The
world goes to the movies
>>Film historian Tom Gunning
"Think globally, eat locally."-sign in cafe in Stockholm,
Sweden. As a film historian who specializes in films made before
the first World War, I tend to think of the issues of modern culture
and media in a century-long perspective. As a distinctly modern
medium, cinema was global from the start, and the interaction
between cinema and both nationalism and internationalism over
the 20th century and now in the dawn of the 21st gives us some
perspective on the promises-fulfilled and broken-and threats-real
and imagined-of globalization.
Cinema was introduced by inventors in several countries
before the end of the 19th century. As commercial entertainment
in the 1890s, its most popular offerings were foreign views from
films shot around the world, especially by the globetrotting cameramen
of the Lumiére Company. Since the Lumiére Cinematographe was both
a camera and a projector, cameramen were able to both shoot and
show films wherever they went. Before 1900 the Pope, the Dowager
Empress in China, and delighted children in Cochin China had all
seen movies.
When cinema emerged not as a scientific novelty
but as new form of storytelling, its international character remained.
The first theorists of cinema proclaimed it an international language,
understandable by everyone, a universal mode of communication.
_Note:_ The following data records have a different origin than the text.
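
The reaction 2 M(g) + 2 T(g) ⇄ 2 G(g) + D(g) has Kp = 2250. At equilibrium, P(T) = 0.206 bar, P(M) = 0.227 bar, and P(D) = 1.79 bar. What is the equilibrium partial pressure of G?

P(G) = 1.66 bar

At equilibrium, Kp = P(G)²·P(D) / (P(M)²·P(T)²) = 2250.
(P(G))²·(1.79) / ((0.227)²·(0.206)²) = 2250
P(G)² = 2.75 ⇒ P(G) = 1.66 bar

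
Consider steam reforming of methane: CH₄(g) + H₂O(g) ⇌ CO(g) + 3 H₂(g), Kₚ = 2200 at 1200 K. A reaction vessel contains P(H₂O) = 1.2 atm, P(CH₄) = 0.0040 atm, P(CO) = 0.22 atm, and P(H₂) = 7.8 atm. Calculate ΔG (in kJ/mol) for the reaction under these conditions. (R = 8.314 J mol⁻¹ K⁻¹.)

ΔG = 22.9 kJ/mol

Qₚ = P(CO)·P(H₂)³ / (P(CH₄)·P(H₂O)) = (0.22)·(7.8)³ / ((0.0040)·(1.2)) = 21800
ΔG = RT ln(Qₚ/Kₚ) = (8.314 J mol⁻¹ K⁻¹)(1200 K) × ln(21800/2200)
   = (9.977 kJ/mol)(2.293) = 22.9 kJ/mol
ΔG > 0, so the forward reaction is non-spontaneous (proceeds in reverse).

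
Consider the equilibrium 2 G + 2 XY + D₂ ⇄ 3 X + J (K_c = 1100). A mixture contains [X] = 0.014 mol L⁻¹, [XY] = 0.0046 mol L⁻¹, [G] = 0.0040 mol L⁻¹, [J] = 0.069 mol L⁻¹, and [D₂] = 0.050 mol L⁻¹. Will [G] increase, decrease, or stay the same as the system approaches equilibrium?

increase

Q_c = [X]³·[J] / ([G]²·[XY]²·[D₂]) = (0.014)³·(0.069) / ((0.0040)²·(0.0046)²·(0.050)) = 11000
Q_c = 11000 > K_c = 1100: net reverse reaction.
G is a reactant, so it increases.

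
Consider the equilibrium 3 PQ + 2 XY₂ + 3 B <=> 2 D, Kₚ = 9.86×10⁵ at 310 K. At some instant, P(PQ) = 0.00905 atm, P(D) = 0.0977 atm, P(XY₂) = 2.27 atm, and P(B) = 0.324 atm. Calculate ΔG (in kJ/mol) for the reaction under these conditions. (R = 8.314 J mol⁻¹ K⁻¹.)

Qₚ = P(D)² / (P(PQ)³·P(XY₂)²·P(B)³) = (0.0977)² / ((0.00905)³·(2.27)²·(0.324)³) = 73500
ΔG = RT ln(Qₚ/Kₚ) = (8.314 J mol⁻¹ K⁻¹)(310 K) × ln(73500/9.86×10⁵)
   = (2.577 kJ/mol)(-2.596) = -6.69 kJ/mol
ΔG < 0, so the forward reaction is spontaneous (proceeds forward).

ΔG = -6.69 kJ/mol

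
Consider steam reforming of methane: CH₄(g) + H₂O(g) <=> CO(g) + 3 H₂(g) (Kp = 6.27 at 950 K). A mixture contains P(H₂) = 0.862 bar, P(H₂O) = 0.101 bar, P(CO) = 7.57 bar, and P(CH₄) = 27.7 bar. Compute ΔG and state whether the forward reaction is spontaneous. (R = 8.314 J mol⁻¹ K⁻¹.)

ΔG = -10.2 kJ/mol; the forward reaction is spontaneous

Qp = P(CO)·P(H₂)³ / (P(CH₄)·P(H₂O)) = (7.57)·(0.862)³ / ((27.7)·(0.101)) = 1.73
ΔG = RT ln(Qp/Kp) = (8.314 J mol⁻¹ K⁻¹)(950 K) × ln(1.73/6.27)
   = (7.898 kJ/mol)(-1.288) = -10.2 kJ/mol
ΔG < 0, so the forward reaction is spontaneous (proceeds forward).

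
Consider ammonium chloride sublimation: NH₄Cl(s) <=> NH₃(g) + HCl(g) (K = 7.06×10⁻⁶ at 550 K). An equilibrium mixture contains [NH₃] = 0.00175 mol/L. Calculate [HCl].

(NH₄Cl is a pure solid — omitted from K.)
At equilibrium, K = [NH₃]·[HCl] = 7.06×10⁻⁶.
(0.00175)·([HCl]) = 7.06×10⁻⁶
[HCl] = 0.00403 mol/L

[HCl] = 0.00403 mol/L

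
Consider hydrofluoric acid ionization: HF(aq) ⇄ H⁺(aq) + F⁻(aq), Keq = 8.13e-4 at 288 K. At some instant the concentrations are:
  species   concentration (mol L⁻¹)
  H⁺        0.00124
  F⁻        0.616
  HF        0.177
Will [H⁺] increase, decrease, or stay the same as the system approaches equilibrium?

Q = [H⁺]·[F⁻] / [HF] = (0.00124)·(0.616) / (0.177) = 0.00432
Q = 0.00432 > Keq = 8.13e-4: net reverse reaction.
H⁺ is a product, so it decreases.

decrease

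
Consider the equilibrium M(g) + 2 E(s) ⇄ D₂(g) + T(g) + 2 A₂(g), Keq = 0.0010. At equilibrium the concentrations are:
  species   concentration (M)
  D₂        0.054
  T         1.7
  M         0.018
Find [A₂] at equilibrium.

(E is a pure solid — omitted from Keq.)
At equilibrium, Keq = [D₂]·[T]·[A₂]² / [M] = 0.0010.
(0.054)·(1.7)·([A₂])² / (0.018) = 0.0010
[A₂]² = 1.96×10⁻⁴ ⇒ [A₂] = 0.014 M

[A₂] = 0.014 M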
Pioneer director D. W. Griffith proclaimed cinema the answer to
the Tower of Babel, a new mode of global understanding that would
end all war. Simultaneous with these proclamations, however, the
First World War broke out. After World War I, the United States
emerged as the dominant player in international cinema, creating
a hegemony that exists to this day, a power based largely on economic
clout but to some extent also on authentic popularity. Hollywood
played the negative role of swamping international markets, often
destroying national production possibilities. Thus the paradox
of film globalization: does it mean a hegemony by the most economically
powerful players, or the possibility of diversity and international
exchange?
Viewed from a contemporary perspective, the dominance
of Hollywood continues, but so does the international sharing
of cultures through film. If people who go to the movies (not
simply in Chicago or Des Moines, but also in Paris, Madrid, Tokyo,
and increasingly, Moscow and Beijing) most often see Hollywood
blockbusters, nonetheless it is undeniable that, in theaters and
video stores in the United States and elsewhere, access to the
cultures of even countries like Iran, Cuba, and China comes through
movies. And in the last few decades the power of Asian cinema,
especially of Chinese cultures (mainland, Hong Kong, and Taiwan),
has made a tremendous impression internationally, with the Hong
Kong action film pushing internationalism beyond an intellectual
elite to inner-city kids who imitate Jackie Chan as easily as
Arnold Schwarzenegger. Thus film offers an ambiguous image of
globalization: the possibility of exchange of images and stories
and diverse cultures on one hand, often within the threat of a
homogenizing hegemony on the other, whose effect on national cultures
can be destructive. But even the universal popularity of Hollywood
film can be seen as a means by which the utopian promises and
possible dehumanization of modernity have been displayed to populations
around the world. Is Hollywood the Roman Empire of the modern
world and cinema its modern-day Latin? Is it open to challenges
by strong popular cinemas such as Hong Kong or will it simply
absorb (and possibly nullify) them? Do films offer the double
consciousness we may have to possess to think globally while never
losing our sense of local tastes, or the immediacies of a lived
life whose uniqueness can be shared but not exchanged for a universal
currency? No answers yet, but plenty of questions.
Tom
Gunning is professor and acting chair of the Cinema and Media
Studies Program. He is author of The Films of Fritz Lang: Allegories
of Vision and Modernity (British Film Institute, 2000).